Tuntutan lain yang disampaikan adalah inventarisasi sengketa lahan sekolah serta percepatan renovasi bangunan sekolah yang tidak layak. HIMABA juga meminta pemerintah melakukan evaluasi menyeluruh terhadap kebijakan parkir berlangganan yang dinilai masih menuai keluhan masyarakat.
Tak hanya itu, organisasi mahasiswa tersebut turut meminta pemerintah daerah melakukan audit kinerja terhadap seluruh pimpinan Organisasi Perangkat Daerah (OPD) dan memberikan sanksi tegas bagi pejabat yang tidak memberikan pelayanan maksimal kepada masyarakat.
Menanggapi tuntutan tersebut, Bupati Bangkalan Lukman Hakim menyatakan pemerintah daerah terbuka terhadap kritik dan masukan dari mahasiswa sebagai bagian dari fungsi kontrol sosial.
Ia mengatakan regulasi teknis program “Satu Desa Satu Sarjana” saat ini sedang difinalisasi oleh Bagian Hukum Sekretariat Daerah Bangkalan agar memiliki landasan hukum yang kuat sebelum diterapkan.
“Perbupnya sedang difinalisasi di Bagian Hukum agar pelaksanaannya nanti memiliki dasar hukum yang jelas,” kata Bupati Bangkalan menegaskan.
Terkait dugaan kebocoran dana PIP, ia mengaku telah menginstruksikan Inspektorat untuk melakukan audit investigasi.

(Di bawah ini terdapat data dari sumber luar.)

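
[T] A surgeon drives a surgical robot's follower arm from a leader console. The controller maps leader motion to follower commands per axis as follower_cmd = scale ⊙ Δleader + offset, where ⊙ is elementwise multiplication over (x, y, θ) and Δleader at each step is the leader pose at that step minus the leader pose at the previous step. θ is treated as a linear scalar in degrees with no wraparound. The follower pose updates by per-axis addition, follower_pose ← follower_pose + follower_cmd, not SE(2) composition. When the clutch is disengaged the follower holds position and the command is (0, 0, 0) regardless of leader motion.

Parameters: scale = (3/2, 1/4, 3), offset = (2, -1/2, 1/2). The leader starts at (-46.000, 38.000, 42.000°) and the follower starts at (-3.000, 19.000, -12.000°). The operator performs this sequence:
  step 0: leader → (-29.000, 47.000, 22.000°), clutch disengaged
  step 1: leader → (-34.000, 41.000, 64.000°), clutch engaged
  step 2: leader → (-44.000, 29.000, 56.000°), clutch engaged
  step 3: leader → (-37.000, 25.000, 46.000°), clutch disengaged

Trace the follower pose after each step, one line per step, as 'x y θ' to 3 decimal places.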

Pemerintah daerah, kata dia, tidak akan mentoleransi oknum yang terbukti menyalahgunakan bantuan pendidikan bagi siswa kurang mampu.
Selain itu, Pemkab Bangkalan juga akan memperketat evaluasi kinerja OPD serta melakukan kajian ulang terhadap sistem parkir berlangganan yang selama ini dikeluhkan masyarakat.